PALERMO – Lucio Lutri resta in carcere. Il Tribunale del Riesame respinge l’istanza di scarcerazione dell”insospettabile funzionario regionale accusato di concorso esterno in associazione mafiosa. Si sarebbe messo a disposizione dei mafiosi di Licata per piccoli e grandi favori.
In carcere rimane anche Giacomo Casa, il suo principale riferimento nella cosca agrigentina. Sono due dei sette arrestati del blitz di inizio agosto. Su delega della Dda di Palermo i carabinieri del Ros e del comando provinciale di Agrigento hanno spiato Lutri, dipendente dell’assessorato regionale all’Energia, ed ex maestro venerabile della loggia “Pensiero e azione”. Nelle conversazioni registrate Lutri usava spesso parole dai toni durissimi. Nel corso dell’interrogatorio ha negato di averle pronunciate.
Le indagini vanno avanti. Lutri sarebbe stato l’uomo chiave di una serie di investimenti pianificati dal clan mafioso di Licata guidato da Giovanni Lauria, soprannominato “il professore”. Un capitolo delle indagini riguarda l’Ismea. All’Istituto di Servizi per il Mercato Agricolo Alimentare si sarebbe verificato un intreccio di interessi fra mafiosi e massoni.
Degli affari si iniziò a parlare nel 2016. Già allora emergeva la figura di Renato Vecchioni, avvocato ed ex legale dell’Ismea. Sarebbe stato Vecchioni il professionista a cui si era rivolto Lutri per mettere a posto la questione dei debiti di Giovanni Mugnos, il quale doveva restituire 40 mila euro all’Istituto.
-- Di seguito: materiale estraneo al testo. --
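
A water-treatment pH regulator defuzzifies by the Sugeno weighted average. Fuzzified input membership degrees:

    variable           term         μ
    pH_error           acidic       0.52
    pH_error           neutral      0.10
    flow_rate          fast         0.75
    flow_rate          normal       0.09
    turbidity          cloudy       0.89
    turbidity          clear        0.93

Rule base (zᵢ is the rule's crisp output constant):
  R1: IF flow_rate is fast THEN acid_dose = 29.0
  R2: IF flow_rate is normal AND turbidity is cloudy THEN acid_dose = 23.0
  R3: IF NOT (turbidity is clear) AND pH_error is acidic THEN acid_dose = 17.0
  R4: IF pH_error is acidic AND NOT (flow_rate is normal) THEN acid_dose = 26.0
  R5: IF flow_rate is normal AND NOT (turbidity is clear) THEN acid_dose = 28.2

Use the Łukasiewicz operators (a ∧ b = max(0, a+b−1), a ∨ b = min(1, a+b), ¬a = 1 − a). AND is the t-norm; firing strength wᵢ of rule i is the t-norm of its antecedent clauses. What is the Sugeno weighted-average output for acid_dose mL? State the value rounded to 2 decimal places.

27.91

R1 (z=29.0): fast=0.75 → w = 0.75
R2 (z=23.0): normal=0.09, cloudy=0.89; AND[max(0, a+b−1)] → w = 0.00
R3 (z=17.0): ¬clear=1−0.93=0.07, acidic=0.52; AND[max(0, a+b−1)] → w = 0.00
R4 (z=26.0): acidic=0.52, ¬normal=1−0.09=0.91; AND[max(0, a+b−1)] → w = 0.43
R5 (z=28.2): normal=0.09, ¬clear=1−0.93=0.07; AND[max(0, a+b−1)] → w = 0.00
Weighted average = (0.75·29.0 + 0.00·23.0 + 0.00·17.0 + 0.43·26.0 + 0.00·28.2) / (0.75 + 0.00 + 0.00 + 0.43 + 0.00)
  = 32.9300 / 1.1800 = 27.91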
“… abbiamo dei progetti grossi”, diceva Vecchioni. “… in tutta la Sicilia… l’importante è l’unione”, aggiungeva Lutri. Chi altro era informato dei progetti? I due facevano riferimento ad un altro dipendente regionale: “… io vorrei che tu ti cominciassi a vedere bene che dobbiamo fare noi… okay? – spiegava Vecchioni – però prima vorrei farti conoscere questo signore… che è un grosso funzionario della Regione…”. Qualcosa Lutri sapeva già: “… è a Catania… il suo factotum è a Catania…”.